This Roasted Butternut Squash, Carrot, and Ginger Soup is perfect for a blustery fall or winter meal or side.
Ingredients
1 tbsp
Olive Oil, Extra Virgin
1 squash
Butternut squash
(medium)
1 tbsp
Olive Oil, Extra Virgin
1 medium
Yellow onion
(finely diced)
1 tbsp
Ginger root
(peeled and grated)
2 clove(s)
Garlic
(crushed)
2 cup
Carrots
(peeled & chopped)
4 cup
Vegetable stock/broth, low sodium
1/4 tsp
Nutmeg, ground
(ground)
1/4 tsp
Salt
(sea)
1/4 tsp
Black pepper
(ground)
Instructions
Preheat oven to 375 degrees F.
Cover baking sheet with foil and drizzle with olive oil; set aside.

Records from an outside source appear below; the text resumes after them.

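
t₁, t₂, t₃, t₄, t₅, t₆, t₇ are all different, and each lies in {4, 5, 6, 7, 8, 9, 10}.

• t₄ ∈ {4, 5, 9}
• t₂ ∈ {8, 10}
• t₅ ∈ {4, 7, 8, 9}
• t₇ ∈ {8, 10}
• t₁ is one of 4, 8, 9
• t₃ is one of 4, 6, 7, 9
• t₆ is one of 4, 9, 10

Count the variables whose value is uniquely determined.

The 7 variables together cover exactly {4, 5, 6, 7, 8, 9, 10} — 7 values for 7 variables — and 5 appears only in t₄'s list, so t₄ = 5.
The 6 still-open variables together cover exactly {4, 6, 7, 8, 9, 10} — 6 values for 6 variables — and 6 appears only in t₃'s list, so t₃ = 6.
The 5 still-open variables together cover exactly {4, 7, 8, 9, 10} — 5 values for 5 variables — and 7 appears only in t₅'s list, so t₅ = 7.
The 2 variables t₂ and t₇ are confined to {8, 10}, which locks those values in; drop them from t₁, t₆.
Determined: t₃=6, t₄=5, t₅=7. The other variables each still have more than one consistent value. That makes 3.

3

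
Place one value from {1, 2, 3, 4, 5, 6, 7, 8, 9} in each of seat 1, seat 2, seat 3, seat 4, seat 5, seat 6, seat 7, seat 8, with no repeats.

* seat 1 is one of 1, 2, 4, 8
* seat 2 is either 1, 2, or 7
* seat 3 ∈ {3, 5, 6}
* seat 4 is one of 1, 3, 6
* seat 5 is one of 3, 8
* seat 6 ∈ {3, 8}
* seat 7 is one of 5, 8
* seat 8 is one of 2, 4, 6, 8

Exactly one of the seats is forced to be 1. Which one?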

Cut butternut squash in half, remove the seeds, and place cut side down on the prepared baking sheet. Bake until squash is tender and nicely browned, about 45 minutes.
Remove from the oven and set aside until cool enough to handle, peel the skin off the butternut squash, cut in half lengthwise, and then into cubes.
In a large pot, heat olive oil over medium heat. Add onions and cook for about 5 minutes until translucent.
Next, add the ginger and garlic and cook for one minute.
Add squash, carrots, chicken broth, nutmeg, salt, and pepper. Increase heat to medium-high, bringing to a boil.
Reduce to low and simmer, uncovered for about 30 minutes.
Remove the pot from heat and let cool slightly before pureeing with an immersion blender or in batches with a blender.
Serve immediately or store in the refrigerator or freezer in an airtight container.